Vern Cotter (manageur de Clermont): "Castres était meilleur. On a eu deux  échecs au pied en début de match qui ne nous ont pas mis en confiance. Puis on  repart (en 2 période) et on prend un essai en contre, ce n'était certainement  pas notre journée. On est déçu, on n'a pas joué notre jeu. On a laissé beaucoup  à Dublin la semaine passée (finale de Coupe d'Europe perdue) et Castres ne nous  a pas laissé développer notre jeu offensivement. Je ne pense pas que ce soit  physique mais plutôt qu'on n'a pas digéré Dublin. Mais c'est une belle saison:  on finit premier (de la phase régulière), on bat notre record d'invincibilité à  domicile mais on ne finit pas sur une victoire."

Morgan Parra (demi de mêlée de Clermont): "Il n'y a pas photo, on est tombé  sur plus fort que nous, on est tombé dans le combat, la base de ce sport. On a  reculé, pas réussi à mettre la main sur le ballon. On a fait des fautes de main  qui nous ont coûté cher, pas scoré quand il le fallait. Castres mérite sa  victoire. Ils nous avaient bien analysé, on a été pris dans les phases de rucks  et donc pas eu de ballons. Le constat est amer mais on a vécu de  belles choses  cette saison. Il faut aller chercher du positif quand même, le groupe s'est  toujours bien entendu. Il faut garder ça pour l'année prochaine et reconstruire  pour essayer de faire mieux. Déjà on a fait mieux que l'année dernière avec  cette finale de Coupe d'Europe.

Julien Pierre (deuxième ligne de  Clermont): "On frôle quelque chose, mais on n'arrive pas à le toucher. Il y a  une déception mais il faut retenir la saison qui est belle. C'est vrai qu'à  chaud c'est compliqué de voir du positif. Je crois que l'on est passé à côté du  match. Il y a certainement des millions de raisons. C'est une saison dure, il  n'y a pas de titre au bout, c'est frustrant."
   
Julien Bonnaire (troisième ligne de Clermont): "On va tirer un trait  rapidement là dessus et penser à la saison prochaine. On a pris un coup sur la  tête la semaine dernière, c'est sûr. On pensait avoir les ressources pour  rebondir aujourd'hui, mais ça n'a pas été le cas. Il faut tirer un coup de  chapeau à cette équipe de Castres. La saison est forcément ratée car il n'y a  rien au bout, on n'est pas récompensé. On donne beaucoup et on n'a rien  derrière. On ne peut pas se satisfaire d'être juste finaliste de Coupe  d'Europe."

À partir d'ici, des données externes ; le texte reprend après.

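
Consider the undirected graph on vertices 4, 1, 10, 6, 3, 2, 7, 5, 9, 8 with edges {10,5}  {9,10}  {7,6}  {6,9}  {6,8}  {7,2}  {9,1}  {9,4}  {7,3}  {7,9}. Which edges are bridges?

1-9, 10-5, 10-9, 2-7, 3-7, 4-9, 6-8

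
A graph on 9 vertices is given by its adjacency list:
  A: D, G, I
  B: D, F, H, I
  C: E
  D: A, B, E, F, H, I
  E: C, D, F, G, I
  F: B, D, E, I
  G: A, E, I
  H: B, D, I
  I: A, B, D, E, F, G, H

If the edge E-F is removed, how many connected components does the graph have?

1

E and F are still connected via E-I-F, so the component count stays at 1.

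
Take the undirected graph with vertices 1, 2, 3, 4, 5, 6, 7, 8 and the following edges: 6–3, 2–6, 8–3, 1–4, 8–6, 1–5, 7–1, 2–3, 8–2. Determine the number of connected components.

2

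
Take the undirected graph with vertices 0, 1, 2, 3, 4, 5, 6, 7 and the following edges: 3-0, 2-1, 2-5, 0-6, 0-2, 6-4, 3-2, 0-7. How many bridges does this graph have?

The edges on the cycle 3-0-2-3 are not bridges since each lies on that cycle.
But removing 6-4 disconnects 6 from 4; removing 2-5 disconnects 2 from 5; removing 0-6 disconnects 0 from 6; removing 0-7 disconnects 0 from 7 — these are bridges.
In total 5 edges are bridges.

5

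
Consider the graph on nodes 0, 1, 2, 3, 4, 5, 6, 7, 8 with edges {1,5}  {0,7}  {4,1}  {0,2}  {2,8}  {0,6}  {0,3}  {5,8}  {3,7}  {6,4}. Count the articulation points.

1

Removing 0 increases the component count from 1 to 2, so 0 is a cut vertex.
By contrast removing 6 leaves 1 component; it is not a cut vertex. No other vertex is a cut vertex either.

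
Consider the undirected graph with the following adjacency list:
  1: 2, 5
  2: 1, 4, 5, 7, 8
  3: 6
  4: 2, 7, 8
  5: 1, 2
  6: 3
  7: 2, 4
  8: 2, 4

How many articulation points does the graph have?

1

Removing 2 increases the component count from 2 to 3, so 2 is a cut vertex.
By contrast removing 3 leaves 2 components; it is not a cut vertex. No other vertex is a cut vertex either.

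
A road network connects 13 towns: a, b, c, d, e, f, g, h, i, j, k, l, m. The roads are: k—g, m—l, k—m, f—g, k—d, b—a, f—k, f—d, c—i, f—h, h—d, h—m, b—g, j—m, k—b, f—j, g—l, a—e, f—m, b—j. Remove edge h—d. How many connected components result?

h and d are still connected via h-f-d, so the component count stays at 2.

2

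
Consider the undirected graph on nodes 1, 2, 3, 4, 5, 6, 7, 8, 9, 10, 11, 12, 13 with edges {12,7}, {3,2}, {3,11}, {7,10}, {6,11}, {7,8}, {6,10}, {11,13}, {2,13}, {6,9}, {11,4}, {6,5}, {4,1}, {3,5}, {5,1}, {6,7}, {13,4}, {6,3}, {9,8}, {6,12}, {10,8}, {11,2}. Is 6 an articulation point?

Deleting 6 raises the number of components from 1 to 2, so 6 is a cut vertex.

Yes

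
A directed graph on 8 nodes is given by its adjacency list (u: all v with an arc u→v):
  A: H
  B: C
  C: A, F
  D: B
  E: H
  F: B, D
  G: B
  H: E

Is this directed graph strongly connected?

There is no directed path from H to A, so the graph is not strongly connected.

No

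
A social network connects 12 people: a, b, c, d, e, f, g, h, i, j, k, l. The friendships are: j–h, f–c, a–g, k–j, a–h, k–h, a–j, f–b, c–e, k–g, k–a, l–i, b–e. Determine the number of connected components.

d is isolated — a component by itself.
Starting from i we can reach i, l. That is one component of size 2.
Starting from b we can reach b, c, e, f. That is one component of size 4.
Starting from a we can reach a, g, h, j, k. That is one component of size 5.
Total: 4 components.

4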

Yannick Caballero (3e ligne de Castres):  "On a construit petit à petit notre match. Et grâce à notre cinq de devant on  peu creuser un écart. Ce n'est pas une fin en soi, on est en finale on ne  retient que le vainqueur. Toulon a gagné la Coupe d'Europe, ils peuvent nous  laisser le Bouclier ! Pour la plupart d'entre nous (aller au Stade de France)  est une première, donc il faut profiter à fond et se remettre au travail car on  y va pour finir en beauté."

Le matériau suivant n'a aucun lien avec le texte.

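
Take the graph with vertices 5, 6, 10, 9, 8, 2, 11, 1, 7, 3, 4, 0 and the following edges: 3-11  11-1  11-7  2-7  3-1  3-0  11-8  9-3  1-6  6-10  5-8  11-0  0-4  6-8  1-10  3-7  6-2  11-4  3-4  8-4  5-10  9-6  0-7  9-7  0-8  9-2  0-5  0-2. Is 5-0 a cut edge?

No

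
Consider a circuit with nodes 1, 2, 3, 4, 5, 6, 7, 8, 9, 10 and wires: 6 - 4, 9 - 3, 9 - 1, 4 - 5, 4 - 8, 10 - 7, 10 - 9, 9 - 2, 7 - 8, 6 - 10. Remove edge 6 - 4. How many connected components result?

6 and 4 are still connected via 6-10-7-8-4, so the component count stays at 1.

1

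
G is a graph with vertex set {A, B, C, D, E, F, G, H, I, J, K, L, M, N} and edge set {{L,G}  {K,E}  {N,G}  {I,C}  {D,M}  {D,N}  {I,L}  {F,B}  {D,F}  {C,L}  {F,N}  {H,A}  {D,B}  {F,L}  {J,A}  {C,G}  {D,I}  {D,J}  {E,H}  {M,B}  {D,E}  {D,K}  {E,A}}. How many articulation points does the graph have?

Removing D increases the component count from 1 to 2, so D is a cut vertex.
By contrast removing J leaves 1 component; it is not a cut vertex. No other vertex is a cut vertex either.

1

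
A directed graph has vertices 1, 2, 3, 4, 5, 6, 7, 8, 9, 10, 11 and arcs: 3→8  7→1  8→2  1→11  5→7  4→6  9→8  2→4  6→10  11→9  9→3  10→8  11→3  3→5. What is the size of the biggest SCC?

{1, 3, 5, 7, 9, 11} are all mutually reachable — one SCC of size 6.
{2, 4, 6, 8, 10} are all mutually reachable — one SCC of size 5.
The largest has 6 vertices.

6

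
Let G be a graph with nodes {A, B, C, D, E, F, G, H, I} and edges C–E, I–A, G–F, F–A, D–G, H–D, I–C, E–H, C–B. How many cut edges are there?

1

The edges on the cycle I-C-E-H-D-G-F-A-I are not bridges since each lies on that cycle.
But removing B–C disconnects B from C — this is a bridge.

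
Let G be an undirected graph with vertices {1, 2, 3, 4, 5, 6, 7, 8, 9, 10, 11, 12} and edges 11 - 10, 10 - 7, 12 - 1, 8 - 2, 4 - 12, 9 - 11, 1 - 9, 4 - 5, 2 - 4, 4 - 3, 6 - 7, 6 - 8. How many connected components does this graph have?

1

Starting from 1 we can reach 1, 2, 3, 4, 5, 6, 7, 8, 9, 10, 11, 12. That is one component of size 12.
Total: 1 component.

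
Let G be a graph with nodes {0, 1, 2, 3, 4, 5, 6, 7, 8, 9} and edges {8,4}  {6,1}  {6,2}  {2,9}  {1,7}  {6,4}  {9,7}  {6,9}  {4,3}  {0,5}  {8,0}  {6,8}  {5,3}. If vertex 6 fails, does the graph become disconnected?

Deleting 6 raises the number of components from 1 to 2, so 6 is a cut vertex.

Yes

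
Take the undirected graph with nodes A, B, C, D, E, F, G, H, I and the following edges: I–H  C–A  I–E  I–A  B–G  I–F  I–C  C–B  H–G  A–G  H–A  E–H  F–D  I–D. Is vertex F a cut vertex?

Deleting F leaves 1 component (was 1) (its neighbors D, I remain connected to each other), so F is not a cut vertex.

No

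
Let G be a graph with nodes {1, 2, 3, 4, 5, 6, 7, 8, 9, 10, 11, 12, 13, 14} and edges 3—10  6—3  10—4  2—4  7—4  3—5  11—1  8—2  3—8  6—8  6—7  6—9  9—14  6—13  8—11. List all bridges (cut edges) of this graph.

The edges on the cycle 6-7-4-10-3-6 are not bridges since each lies on that cycle.
But removing 1—11 disconnects 1 from 11; removing 5—3 disconnects 5 from 3; removing 14—9 disconnects 14 from 9; removing 6—9 disconnects 6 from 9 — these are bridges.
In total 6 edges are bridges.

1-11, 11-8, 13-6, 14-9, 3-5, 6-9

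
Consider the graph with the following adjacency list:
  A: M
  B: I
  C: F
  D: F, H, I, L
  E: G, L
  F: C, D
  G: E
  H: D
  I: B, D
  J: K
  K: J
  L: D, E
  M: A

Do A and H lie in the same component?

No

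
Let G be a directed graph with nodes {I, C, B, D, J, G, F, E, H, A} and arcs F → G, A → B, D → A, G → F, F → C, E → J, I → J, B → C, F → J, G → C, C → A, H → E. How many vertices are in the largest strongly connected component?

3

{A, B, C} are all mutually reachable — one SCC of size 3.
{F, G} are all mutually reachable — one SCC of size 2.
{D} is an SCC by itself.
{J} is an SCC by itself.
{E} is an SCC by itself.
(and 2 more singleton SCCs)
The largest has 3 vertices.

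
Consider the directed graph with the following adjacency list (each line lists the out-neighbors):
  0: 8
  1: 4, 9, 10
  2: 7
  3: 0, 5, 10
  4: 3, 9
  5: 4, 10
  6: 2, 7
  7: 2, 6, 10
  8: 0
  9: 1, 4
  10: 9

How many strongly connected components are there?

{1, 3, 4, 5, 9, 10} are all mutually reachable — one SCC of size 6.
{2, 6, 7} are all mutually reachable — one SCC of size 3.
{0, 8} are all mutually reachable — one SCC of size 2.
That gives 3 strongly connected components.

3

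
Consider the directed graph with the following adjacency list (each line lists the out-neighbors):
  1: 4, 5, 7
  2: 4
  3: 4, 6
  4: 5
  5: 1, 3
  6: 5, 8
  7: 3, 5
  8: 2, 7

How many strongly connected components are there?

{1, 2, 3, 4, 5, 6, 7, 8} are all mutually reachable — one SCC of size 8.
That gives 1 strongly connected component.

1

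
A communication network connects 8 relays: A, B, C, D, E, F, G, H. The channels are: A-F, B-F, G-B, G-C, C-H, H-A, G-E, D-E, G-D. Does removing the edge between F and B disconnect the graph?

After removing F-B, the path F-A-H-C-G-B still connects them, so the edge is not a bridge.

No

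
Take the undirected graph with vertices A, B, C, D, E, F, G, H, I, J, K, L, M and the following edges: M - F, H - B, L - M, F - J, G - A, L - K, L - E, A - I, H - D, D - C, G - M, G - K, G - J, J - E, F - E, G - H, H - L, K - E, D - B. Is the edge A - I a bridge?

Removing A - I leaves no path between A and I: the component count goes from 1 to 2. So it is a bridge.

Yes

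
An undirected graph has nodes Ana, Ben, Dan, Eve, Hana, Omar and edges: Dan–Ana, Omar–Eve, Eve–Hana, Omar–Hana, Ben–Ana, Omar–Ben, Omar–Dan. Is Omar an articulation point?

Deleting Omar raises the number of components from 1 to 2, so Omar is a cut vertex.

Yes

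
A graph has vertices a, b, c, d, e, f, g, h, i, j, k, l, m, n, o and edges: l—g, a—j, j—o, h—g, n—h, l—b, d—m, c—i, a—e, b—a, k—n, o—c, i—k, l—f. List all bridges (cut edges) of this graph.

a-e, d-m, f-l

The edges on the cycle l-b-a-j-o-c-i-k-n-h-g-l are not bridges since each lies on that cycle.
But removing d—m disconnects d from m; removing l—f disconnects l from f; removing a—e disconnects a from e — these are bridges.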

Laurent Labit (entraîneur de Castres): "On est encore sous le coup de la  surprise. Ce n'est pas tellement la surprise de gagner le match et d'aller à  Paris, on savait qu'on était capable de le faire. On y croyait fort. C'est  surtout la façon dont les joueurs l'ont réalisé, dont ils ont maîtrisé le  match. On savait qu'on avait des joueurs formidables, un état d'esprit  remarquable mais encore aujourd'hui ils nous ont surpris. On a eu l'impression  de mener la danse de bout en bout. Après on sait que l'on a grandi, que l'on a  franchi des paliers. Dans notre coin on savait aussi ce que l'on était capable  de faire. On savait que c'était mentalement et psychologiquement que ça allait  se jouer. On savait Clermont un peu touché par la semaine dernière. Il fallait  qu'on fasse une entame de match où on leur faisait très mal. On a remporté la  guerre des rucks, la mêlée, l'occupation...On a fait le match quasi-parfait à  ce niveau-là. (Les joueurs) ont les arguments pour transformer cette aventure  en épopée et c'est ce qu'ils sont en train de faire."

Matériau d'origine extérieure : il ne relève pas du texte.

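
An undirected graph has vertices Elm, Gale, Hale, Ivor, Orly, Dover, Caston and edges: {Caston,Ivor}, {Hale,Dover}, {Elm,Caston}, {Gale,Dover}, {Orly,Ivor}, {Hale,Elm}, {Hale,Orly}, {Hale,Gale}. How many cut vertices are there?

Removing Hale increases the component count from 1 to 2, so Hale is a cut vertex.
By contrast removing Elm leaves 1 component; it is not a cut vertex. No other vertex is a cut vertex either.

1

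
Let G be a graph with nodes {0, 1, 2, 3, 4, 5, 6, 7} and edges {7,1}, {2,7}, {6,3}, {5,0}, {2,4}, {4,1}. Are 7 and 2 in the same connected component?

Yes

From 7 we can reach 1, 2, 4, 7, which includes 2.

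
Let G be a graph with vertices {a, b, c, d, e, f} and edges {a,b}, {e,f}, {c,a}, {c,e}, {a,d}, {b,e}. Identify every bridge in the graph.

a-d, e-f

The edges on the cycle c-a-b-e-c are not bridges since each lies on that cycle.
But removing a - d disconnects a from d; removing e - f disconnects e from f — these are bridges.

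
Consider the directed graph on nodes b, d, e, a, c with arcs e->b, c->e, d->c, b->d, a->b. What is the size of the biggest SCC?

4

{b, c, d, e} are all mutually reachable — one SCC of size 4.
{a} is an SCC by itself.
The largest has 4 vertices.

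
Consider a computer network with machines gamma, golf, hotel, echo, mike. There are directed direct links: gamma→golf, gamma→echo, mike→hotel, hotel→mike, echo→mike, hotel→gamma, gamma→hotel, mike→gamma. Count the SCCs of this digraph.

2

{echo, mike, gamma, hotel} are all mutually reachable — one SCC of size 4.
{golf} is an SCC by itself.
That gives 2 strongly connected components.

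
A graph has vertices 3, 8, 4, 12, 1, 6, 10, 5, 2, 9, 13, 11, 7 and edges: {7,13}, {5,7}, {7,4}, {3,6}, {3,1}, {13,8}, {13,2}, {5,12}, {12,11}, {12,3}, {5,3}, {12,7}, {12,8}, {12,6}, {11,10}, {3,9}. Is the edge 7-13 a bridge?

No

After removing 7-13, the path 7-12-8-13 still connects them, so the edge is not a bridge.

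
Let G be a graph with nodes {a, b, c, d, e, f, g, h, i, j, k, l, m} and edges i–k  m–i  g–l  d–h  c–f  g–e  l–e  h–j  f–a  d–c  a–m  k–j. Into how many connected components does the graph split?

3

b is isolated — a component by itself.
Starting from e we can reach e, g, l. That is one component of size 3.
Starting from a we can reach a, c, d, f, h, i, j, k, m. That is one component of size 9.
Total: 3 components.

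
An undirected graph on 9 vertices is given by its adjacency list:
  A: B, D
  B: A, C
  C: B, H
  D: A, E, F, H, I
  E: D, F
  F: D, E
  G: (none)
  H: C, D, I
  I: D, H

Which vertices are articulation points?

D

Removing D increases the component count from 2 to 3, so D is a cut vertex.
By contrast removing E leaves 2 components; it is not a cut vertex. No other vertex is a cut vertex either.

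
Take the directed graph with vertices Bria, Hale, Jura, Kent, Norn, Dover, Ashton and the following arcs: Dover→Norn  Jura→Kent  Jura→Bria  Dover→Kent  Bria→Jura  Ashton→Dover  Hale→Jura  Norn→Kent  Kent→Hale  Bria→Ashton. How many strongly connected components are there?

1

{Bria, Hale, Jura, Kent, Norn, Dover, Ashton} are all mutually reachable — one SCC of size 7.
That gives 1 strongly connected component.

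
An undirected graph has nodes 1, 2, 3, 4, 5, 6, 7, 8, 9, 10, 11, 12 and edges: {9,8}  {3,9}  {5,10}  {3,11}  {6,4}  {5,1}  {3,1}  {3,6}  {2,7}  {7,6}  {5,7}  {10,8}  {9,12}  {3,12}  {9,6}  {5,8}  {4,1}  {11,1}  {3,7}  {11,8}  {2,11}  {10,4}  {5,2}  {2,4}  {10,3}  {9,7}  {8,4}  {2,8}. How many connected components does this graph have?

1

Starting from 1 we can reach 1, 2, 3, 4, 5, 6, 7, 8, 9, 10, 11, 12. That is one component of size 12.
Total: 1 component.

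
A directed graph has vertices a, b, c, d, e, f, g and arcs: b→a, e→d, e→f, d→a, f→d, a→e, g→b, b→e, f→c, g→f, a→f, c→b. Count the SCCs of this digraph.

{a, b, c, d, e, f} are all mutually reachable — one SCC of size 6.
{g} is an SCC by itself.
That gives 2 strongly connected components.

2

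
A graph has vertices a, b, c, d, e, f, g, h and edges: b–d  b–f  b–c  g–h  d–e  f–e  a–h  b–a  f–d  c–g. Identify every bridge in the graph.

The edges on the cycle b-f-e-d-b are not bridges since each lies on that cycle.
Every edge lies on some cycle, so there are no bridges.

none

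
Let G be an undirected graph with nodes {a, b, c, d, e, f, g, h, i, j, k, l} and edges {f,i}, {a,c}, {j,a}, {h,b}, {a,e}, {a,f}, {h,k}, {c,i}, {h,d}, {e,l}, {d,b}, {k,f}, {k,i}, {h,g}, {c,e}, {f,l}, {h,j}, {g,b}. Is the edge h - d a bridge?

After removing h - d, the path h-b-d still connects them, so the edge is not a bridge.

No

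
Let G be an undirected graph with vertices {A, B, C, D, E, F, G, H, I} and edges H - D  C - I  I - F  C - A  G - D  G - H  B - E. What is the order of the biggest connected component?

Starting from B we can reach B, E. That is one component of size 2.
Starting from D we can reach D, G, H. That is one component of size 3.
Starting from A we can reach A, C, F, I. That is one component of size 4.
The largest has 4 vertices.

4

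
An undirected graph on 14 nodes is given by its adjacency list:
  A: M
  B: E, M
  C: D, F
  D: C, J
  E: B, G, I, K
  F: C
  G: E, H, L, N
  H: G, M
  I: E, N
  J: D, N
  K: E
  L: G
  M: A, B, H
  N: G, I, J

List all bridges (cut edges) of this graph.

The edges on the cycle G-E-I-N-G are not bridges since each lies on that cycle.
But removing N-J disconnects N from J; removing K-E disconnects K from E; removing D-C disconnects D from C; removing L-G disconnects L from G — these are bridges.
In total 7 edges are bridges.

A-M, C-D, C-F, D-J, E-K, G-L, J-N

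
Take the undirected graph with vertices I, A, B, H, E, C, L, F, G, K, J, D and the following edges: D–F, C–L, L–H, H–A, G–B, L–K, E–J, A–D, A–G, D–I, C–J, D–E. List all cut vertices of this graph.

A, D, G, L

Removing A increases the component count from 1 to 2, so A is a cut vertex.
Removing D increases the component count from 1 to 3, so D is a cut vertex.
Removing G increases the component count from 1 to 2, so G is a cut vertex.
Likewise L is a cut vertex.
By contrast removing J leaves 1 component; it is not a cut vertex. No other vertex is a cut vertex either.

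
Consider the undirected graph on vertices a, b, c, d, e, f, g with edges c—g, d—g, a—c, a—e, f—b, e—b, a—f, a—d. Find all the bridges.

none

The edges on the cycle a-d-g-c-a are not bridges since each lies on that cycle.
Every edge lies on some cycle, so there are no bridges.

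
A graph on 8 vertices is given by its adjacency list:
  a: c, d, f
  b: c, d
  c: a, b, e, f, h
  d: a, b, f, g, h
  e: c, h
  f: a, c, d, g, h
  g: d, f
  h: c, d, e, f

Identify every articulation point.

none

Removing a, for instance, still leaves 1 component. No single vertex removal increases the component count — the graph has no articulation points.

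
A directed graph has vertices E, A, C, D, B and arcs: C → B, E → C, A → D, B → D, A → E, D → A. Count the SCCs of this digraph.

{A, B, C, D, E} are all mutually reachable — one SCC of size 5.
That gives 1 strongly connected component.

1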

Romain Cabannes (centre de Castres): "C'est une victoire collective. Notre  force a été de prendre le score très vite, de faire une grosse entame. Tout le  long ils (les Clermontois) ont dû courir après le score, ils se sont un peu  exposés.  On avait un rideau défensif très fort. Les éléments ont tourné en  notre faveur, on a été réaliste, discipliné, propre. On a fait un match parfait  au meilleur moment."